Log in om uw persoonlijke bookmarks op te kunnen slaan.
Longarts dr. Van den Aardweg: ‘Er leven vreemde ideeën onder artsen en patiënten over hyperventilatie’
Angst speelt een cruciale rol bij hyperventilatie, dat is algemeen bekend. Maar er heersen ook de nodige bakerpraatjes over hyperventileren, ontdekte longarts dr. Joost van den Aardweg van het Amsterdam UMC.

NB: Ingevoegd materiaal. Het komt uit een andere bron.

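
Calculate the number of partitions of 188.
1398341745571

p(n) counts ways to write n as a sum of positive integers (order ignored).
Euler's pentagonal recurrence: p(k) = p(k-1) + p(k-2) - p(k-5) - p(k-7) + p(k-12) + p(k-15) - ... (offsets j(3j∓1)/2, signs ++--, p(0)=1, p(<0)=0).
DP table for k = 0..187: p(0)=1, p(1)=1, p(2)=2, p(3)=3, p(4)=5, p(5)=7, p(6)=11, p(7)=15, p(8)=22, p(9)=30, p(10)=42, p(11)=56, p(12)=77, p(13)=101, p(14)=135, p(15)=176, p(16)=231, p(17)=297, p(18)=385, p(19)=490, p(20)=627, p(21)=792, p(22)=1002, p(23)=1255, p(24)=1575, p(25)=1958, p(26)=2436, p(27)=3010, p(28)=3718, p(29)=4565, p(30)=5604, p(31)=6842, p(32)=8349, p(33)=10143, p(34)=12310, p(35)=14883, p(36)=17977, p(37)=21637, p(38)=26015, p(39)=31185, p(40)=37338, p(41)=44583, p(42)=53174, p(43)=63261, p(44)=75175, p(45)=89134, p(46)=105558, p(47)=124754, p(48)=147273, p(49)=173525, p(50)=204226, p(51)=239943, p(52)=281589, p(53)=329931, p(54)=386155, p(55)=451276, p(56)=526823, p(57)=614154, p(58)=715220, p(59)=831820, p(60)=966467, p(61)=1121505, p(62)=1300156, p(63)=1505499, p(64)=1741630, p(65)=2012558, p(66)=2323520, p(67)=2679689, p(68)=3087735, p(69)=3554345, p(70)=4087968, p(71)=4697205, p(72)=5392783, p(73)=6185689, p(74)=7089500, p(75)=8118264, p(76)=9289091, p(77)=10619863, p(78)=12132164, p(79)=13848650, p(80)=15796476, p(81)=18004327, p(82)=20506255, p(83)=23338469, p(84)=26543660, p(85)=30167357, p(86)=34262962, p(87)=38887673, p(88)=44108109, p(89)=49995925, p(90)=56634173, p(91)=64112359, p(92)=72533807, p(93)=82010177, p(94)=92669720, p(95)=104651419, p(96)=118114304, p(97)=133230930, p(98)=150198136, p(99)=169229875, p(100)=190569292, p(101)=214481126, p(102)=241265379, p(103)=271248950, p(104)=304801365, p(105)=342325709, p(106)=384276336, p(107)=431149389, p(108)=483502844, p(109)=541946240, p(110)=607163746, p(111)=679903203, p(112)=761002156, p(113)=851376628, p(114)=952050665, p(115)=1064144451, p(116)=1188908248, p(117)=1327710076, p(118)=1482074143, p(119)=1653668665, p(120)=1844349560, p(121)=2056148051, p(122)=2291320912, p(123)=2552338241, p(124)=2841940500, p(125)=3163127352, p(126)=3519222692, p(127)=3913864295, p(128)=4351078600, p(129)=4835271870, p(130)=5371315400, p(131)=5964539504, p(132)=6620830889, p(133)=7346629512, p(134)=8149040695, p(135)=9035836076, p(136)=10015581680, p(137)=11097645016, p(138)=12292341831, p(139)=13610949895, p(140)=15065878135, p(141)=16670689208, p(142)=18440293320, p(143)=20390982757, p(144)=22540654445, p(145)=24908858009, p(146)=27517052599, p(147)=30388671978, p(148)=33549419497, p(149)=37027355200, p(150)=40853235313, p(151)=45060624582, p(152)=49686288421, p(153)=54770336324, p(154)=60356673280, p(155)=66493182097, p(156)=73232243759, p(157)=80630964769, p(158)=88751778802, p(159)=97662728555, p(160)=107438159466, p(161)=118159068427, p(162)=129913904637, p(163)=142798995930, p(164)=156919475295, p(165)=172389800255, p(166)=189334822579, p(167)=207890420102, p(168)=228204732751, p(169)=250438925115, p(170)=274768617130, p(171)=301384802048, p(172)=330495499613, p(173)=362326859895, p(174)=397125074750, p(175)=435157697830, p(176)=476715857290, p(177)=522115831195, p(178)=571701605655, p(179)=625846753120, p(180)=684957390936, p(181)=749474411781, p(182)=819876908323, p(183)=896684817527, p(184)=980462880430, p(185)=1071823774337, p(186)=1171432692373, p(187)=1280011042268.
Final step: p(188) = p(187) + p(186) - p(183) - p(181) + p(176) + p(173) - p(166) - p(162) + p(153) + p(148) - p(137) - p(131) + p(118) + p(111) - p(96) - p(88) + p(71) + p(62) - p(43) - p(33) + p(12) + p(1)
= 1280011042268 + 1171432692373 - 896684817527 - 749474411781 + 476715857290 + 362326859895 - 189334822579 - 129913904637 + 54770336324 + 33549419497 - 11097645016 - 5964539504 + 1482074143 + 679903203 - 118114304 - 44108109 + 4697205 + 1300156 - 63261 - 10143 + 77 + 1
= 1398341745571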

Samen met klinisch psycholoog Ed Berretty klom longarts dr. Joost van den Aardweg in de pen, met als resultaat het boek ‘Inzicht in hyperventilatie’ dat eind vorig jaar verscheen. In zijn zoektocht naar interessant wetenschappelijk materiaal voor het manuscript kwam hij een aantal hardnekkige misvattingen tegen over hyperventilatie. “Het vreemdste idee dat nog steeds onder artsen en patiënten leeft, is de gedachte dat het hyperventilatiesyndroom niet bestaat”, vertel Van den Aardweg. “Toch komen we nog steeds mensen tegen die regelmatig hyperventileren en daar last van hebben. Het idee dat het syndroom niet bestaat, komt vooral voort uit onderzoek waaruit blijkt dat hyperventilatie ook symptomen kan opwekken zonder dat er sprake is van een laag koolzuurgehalte (hypocapnie). Maar dat betekent niet dat het syndroom niet bestaat. Wel dat een deel van de klachten niet direct voortkomt uit hypocapnie”, zegt hij. “Een belangrijk deel van de klachten overigens wel, want hypocapnie heeft een aantoonbare uitwerking op het zenuwstelsel en de bloedsomloop.”
Ademen in een zakje
Dat er twijfels bestaan over het hyperventilatiesyndroom komt volgens de longarts onder andere door negatieve verhalen over ademen in een zakje om klachten van hyperventilatie tegen te gaan. “Die verhalen hebben wel een basis, maar schieten door”, vindt hij. “Het idee achter ademen in een zakje bij een hyperventilatieaanval is dat je daardoor de hypocapnie opheft. Daarmee ga je dus zeker een deel van de symptomen van hyperventilatie tegen. Maar er zijn dus ook mensen bij wie de adembewegingen zelf of de angst op zich voor symptomen zorgen, en dan helpt ademen in een zakje vaak niet. Maar daaruit kun je niet afleiden dat het hyperventilatiesyndroom niet bestaat”, verklaart de longarts.
Emotioneel probleem
Een ander heersend misverstand: hyperventilatie is vooral iets dat voorkomt bij jonge vrouwen met een onderliggend emotioneel probleem. Van den Aardweg: “Er zijn weinig concrete getallen, er zijn wel aanwijzingen dat hyperventilatie bij jonge mensen meer onder vrouwen voorkomt dan onder mannen. Maar op latere leeftijd lijkt dat niet het geval te zijn. En het is ook lang niet altijd zo dat er een heel diep geworteld, ernstig emotioneel probleem onderliggend is. Je kan ook eenmalig hyperventileren in een bepaalde situatie. Hyperventilatie heeft wel degelijk met angst te maken, maar angst komt al snel in het sfeertje van een angststoornis. En dat is toch echt wat anders.”
Diagnostiek
Hoewel zijn ervaring is dat huisartsen en collega-longartsen hyperventilatie meestal goed herkennen, levert het stellen van de diagnose ook wel eens moeilijkheden op. “Je moet afgaan op een verhaal, je bent er niet bij als iemand hyperventileert. Er zijn heel specifieke symptomen van hyperventilatie, zoals tintelingen in de handen en rond de mond. Maar de klachten kunnen ook lijken op iets cardiologisch of neurologisch”, zegt hij. “Sommige mensen geven niet graag toe dat ze angstig waren toen ze hyperventileerden. Je ziet dat wel eens bij mannen boven de 30; zij willen een lichamelijke diagnose van een onderliggend medisch probleem.”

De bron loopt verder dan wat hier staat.